Honestly, I think the logistics (childcare, what to do with a sick child, schedule conflicts) will be the biggest hurdle. Finding time to study will happen. Like mom of 4 said, you can squeeze it in whenever you can. Look for time saving opportunities in everything. One suggestion I read somewhere was when you do laundry, put together complete outfits for the kids - pants, tshirt, socks, underwear... lay them on top of each other and roll them up. Put a stew together in the crockpot at night, put the crock in the fridge, and then pop it in the heating pot in the morning before you go.
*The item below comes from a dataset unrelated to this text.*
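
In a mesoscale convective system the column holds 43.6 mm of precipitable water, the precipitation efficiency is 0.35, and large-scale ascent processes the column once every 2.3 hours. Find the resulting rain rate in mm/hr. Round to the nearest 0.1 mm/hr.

Each overturning extracts ε × PW = 0.35 × 43.6 = 15.26 mm.
Rate = ε·PW / τ = 15.26 / 2.3 h = 6.6 mm/hr.

R ≈ 6.6 mm/hr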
ladside, BSN, MSN, LPN, RN
162 Posts
If this is what you want to do, you find every concession to make it happen. If you have supportive family, that is wonderful. But ultimately, YOU have to make this happen for YOU and YOUR family. My husband wanted me to go back to school but when I decided to do so, he had so many excuses, reasons, etc. as to why it was not a good time. Well, I'm over 40 with grandchildren. It's now or never the way I see it. Curriculums are only going to get tougher as time goes on. It's best to do whatever it takes now. If all goes as planned, I will be done and ready to sit for boards by the summer. If you have not started school yet, I would recommend going for RN as the core schedule is much more forgiving and flexible in that the classes are offered several times a day and if you happen to fail a course, you can attempt it again the very next semester instead of waiting for a year like some LPN programs make you do. Good luck to you!